Forced marriage is one of the most effective means of resisting integration. It serves to reconstitute an un-British mini-society on the household level by keeping women tethered to domineering husbands and in-laws determined to preserve a social order foreign to Western values. Their children grow up believing the environment is “normal,” growing accustomed to the treatment of women as inferiors and possessions (see Qur’an 4:34), and the cycle repeats itself until someone has the wherewithal to rebel. “British warning: Summer is forced marriage season,” by Aidan Jones for the Christian Science Monitor, July 2:
London — The first time Shazia Qayum met her husband was on their wedding day.
Duped by her parents into visiting the poor, pious, hilly district of Mirpur in Pakistani-administered Kashmir, she arrived to a village abuzz with preparations for her wedding — a ceremony she knew nothing about.
Seventeen years old, she had already refused to marry her first cousin two years earlier — an act of defiance that resulted in her being withdrawn from school by her parents.
“I couldn’t believe they had brought me from Birmingham to Pakistan on such a huge lie,” she says. “It crushed me.”
That was more than decade ago, but government figures released today suggest the true scale of Britain’s forced-marriage problem is only now beginning to emerge.
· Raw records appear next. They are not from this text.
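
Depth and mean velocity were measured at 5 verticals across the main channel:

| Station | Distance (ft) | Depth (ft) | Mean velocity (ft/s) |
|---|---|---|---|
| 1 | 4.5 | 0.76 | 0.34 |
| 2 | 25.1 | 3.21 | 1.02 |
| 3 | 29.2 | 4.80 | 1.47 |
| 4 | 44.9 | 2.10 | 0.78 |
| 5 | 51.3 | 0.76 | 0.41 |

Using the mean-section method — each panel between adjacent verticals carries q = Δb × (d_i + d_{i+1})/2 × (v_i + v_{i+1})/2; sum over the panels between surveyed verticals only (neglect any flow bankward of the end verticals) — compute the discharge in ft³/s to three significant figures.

Panel 1-2: Δb = 20.6 ft, d̄ = (0.76+3.21)/2 = 1.985, v̄ = (0.34+1.02)/2 = 0.68 → q = 20.6×1.985×0.68 = 27.81 ft³/s
Panel 2-3: Δb = 4.1 ft, d̄ = (3.21+4.80)/2 = 4.005, v̄ = (1.02+1.47)/2 = 1.245 → q = 4.1×4.005×1.245 = 20.44 ft³/s
Panel 3-4: Δb = 15.7 ft, d̄ = (4.80+2.10)/2 = 3.45, v̄ = (1.47+0.78)/2 = 1.125 → q = 15.7×3.45×1.125 = 60.94 ft³/s
Panel 4-5: Δb = 6.4 ft, d̄ = (2.10+0.76)/2 = 1.43, v̄ = (0.78+0.41)/2 = 0.595 → q = 6.4×1.43×0.595 = 5.445 ft³/s
Q = Σ q = 114.6 ft³/s

115 ft³/s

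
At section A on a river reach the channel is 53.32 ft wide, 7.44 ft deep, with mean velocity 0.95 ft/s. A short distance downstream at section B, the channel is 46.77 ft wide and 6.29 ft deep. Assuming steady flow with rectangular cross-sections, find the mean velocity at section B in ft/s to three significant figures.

1.28 ft/s

Q = A₁V₁ = (53.32×7.44) × 0.95 = 376.9 ft³/s
A₂ = 46.77 × 6.29 = 294.2 ft²
V₂ = Q/A₂ = 376.9/294.2 = 1.281 ft/s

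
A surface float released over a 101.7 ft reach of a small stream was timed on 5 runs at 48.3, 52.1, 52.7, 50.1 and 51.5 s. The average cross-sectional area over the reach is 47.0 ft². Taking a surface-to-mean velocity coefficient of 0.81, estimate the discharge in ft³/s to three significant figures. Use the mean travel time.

76.0 ft³/s

t̄ = (48.3 + 52.1 + 52.7 + 50.1 + 51.5) / 5 = 50.94 s
v_surface = L / t̄ = 101.7 / 50.94 = 1.996 ft/s
v_mean = 0.81 × 1.996 = 1.617 ft/s
Q = A × v_mean = 47.0 × 1.617 = 76.01 ft³/s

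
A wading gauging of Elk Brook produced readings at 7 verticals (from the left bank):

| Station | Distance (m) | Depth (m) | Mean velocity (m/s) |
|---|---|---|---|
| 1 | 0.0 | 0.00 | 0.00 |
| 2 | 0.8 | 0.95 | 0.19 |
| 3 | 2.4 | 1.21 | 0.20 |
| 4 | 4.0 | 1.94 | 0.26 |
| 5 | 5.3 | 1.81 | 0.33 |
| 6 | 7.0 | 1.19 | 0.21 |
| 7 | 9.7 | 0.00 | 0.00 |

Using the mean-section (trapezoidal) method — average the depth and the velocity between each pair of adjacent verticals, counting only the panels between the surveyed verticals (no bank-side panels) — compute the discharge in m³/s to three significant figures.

Panel 1-2: Δb = 0.8 m, d̄ = (0.00+0.95)/2 = 0.475, v̄ = (0.00+0.19)/2 = 0.095 → q = 0.8×0.475×0.095 = 0.03610 m³/s
Panel 2-3: Δb = 1.6 m, d̄ = (0.95+1.21)/2 = 1.08, v̄ = (0.19+0.20)/2 = 0.195 → q = 1.6×1.08×0.195 = 0.3370 m³/s
Panel 3-4: Δb = 1.6 m, d̄ = (1.21+1.94)/2 = 1.575, v̄ = (0.20+0.26)/2 = 0.23 → q = 1.6×1.575×0.23 = 0.5796 m³/s
Panel 4-5: Δb = 1.3 m, d̄ = (1.94+1.81)/2 = 1.875, v̄ = (0.26+0.33)/2 = 0.295 → q = 1.3×1.875×0.295 = 0.7191 m³/s
Panel 5-6: Δb = 1.7 m, d̄ = (1.81+1.19)/2 = 1.5, v̄ = (0.33+0.21)/2 = 0.27 → q = 1.7×1.5×0.27 = 0.6885 m³/s
Panel 6-7: Δb = 2.7 m, d̄ = (1.19+0.00)/2 = 0.595, v̄ = (0.21+0.00)/2 = 0.105 → q = 2.7×0.595×0.105 = 0.1687 m³/s
Q = Σ q = 2.529 m³/s

2.53 m³/s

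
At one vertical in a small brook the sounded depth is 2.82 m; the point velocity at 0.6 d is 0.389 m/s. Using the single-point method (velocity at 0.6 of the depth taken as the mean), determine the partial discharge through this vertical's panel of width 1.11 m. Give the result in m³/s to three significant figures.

1.22 m³/s

v̄ = v₀.₆ = 0.389 m/s
q = v̄ × d × w = 0.3890 × 2.82 × 1.11 = 1.218 m³/s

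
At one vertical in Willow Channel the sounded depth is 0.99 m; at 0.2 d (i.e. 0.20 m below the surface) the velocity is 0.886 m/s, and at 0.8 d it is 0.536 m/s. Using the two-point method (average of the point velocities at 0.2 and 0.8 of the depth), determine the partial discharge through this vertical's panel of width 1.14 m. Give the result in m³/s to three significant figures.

v̄ = (0.886 + 0.536) / 2 = 0.7110 m/s
q = v̄ × d × w = 0.7110 × 0.99 × 1.14 = 0.8024 m³/s

0.802 m³/s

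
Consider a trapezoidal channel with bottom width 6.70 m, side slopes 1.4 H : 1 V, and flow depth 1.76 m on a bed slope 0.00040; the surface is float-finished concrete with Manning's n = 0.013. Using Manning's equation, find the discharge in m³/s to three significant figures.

A = (b + z·y)·y = (6.70 + 1.4×1.76)×1.76 = 16.13 m²
P = b + 2y√(1+z²) = 6.70 + 2×1.76×√(1+1.4²) = 12.76 m
R = A/P = 16.13/12.76 = 1.264 m
Q = (1/n)·A·R^(2/3)·S^(1/2) = (1/0.013) × 16.13 × 1.264^(2/3) × 0.00040^(1/2) = 29.01 m³/s

29.0 m³/s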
It is estimated that between 5,000 and 8,000 cases of forced marriage occurred in Britain last year, according to the Department for Children, Schools, and Families. […]
“Nobody should be forced into marriage against their will or without their free and open consent,” says Chris Bryant, a minister for the Foreign and Commonwealth Office. “There is no culture in which this is acceptable in the modern world, and we are determined to do everything we can to put a stop to it.”
Guidelines for police, teachers, doctors
The report is accompanied by new guidelines issued to police, teachers, and family doctors on recognizing the warning signs of a forced marriage.
The guidelines were released ahead of the school summer holidays — a period when hundreds of children are known to be taken abroad and married off, some never to return to Britain.
Advocates say it is effectively child abuse, and the real figures are much higher, but unreported.
Ms. Qayum says the issue turns on misplaced notions of honor among some South Asian communities.
“Refusing to marry the person they have chosen is perhaps the worst you can do in the eyes of the community,” she says. “I was left with the choice of living out a lie for my parents’ sake or leaving, starting with nothing, and losing my family. I choose to leave.”
She hasn’t seen her family since.
Part of a Western European push back?
Several hotlines across the country field calls from people fearing they will be married against their will. A number staffed by Britain’s Forced Marriage Unit (FMU) has received 770 calls so far this year. The FMU is a team run jointly by the Foreign and Home offices.
“We took a call from a women in the toilet at Heathrow Airport,” says Sarah Russell, head of the unit. “We managed to get the police to her before she was flown out of the country, but there are many others out of our reach.” […]
Nazir Afzal, the lead lawyer for London’s CPS, says the issue boils down to the power relations within male-dominated societies.
“It is not just the elders who may believe women are inferior,” he says.
“I met a 21-year-old Muslim boy, who told me ‘man is a piece of gold, women are silver. If you drop gold in mud it can be cleaned; drop silver and it is worthless.’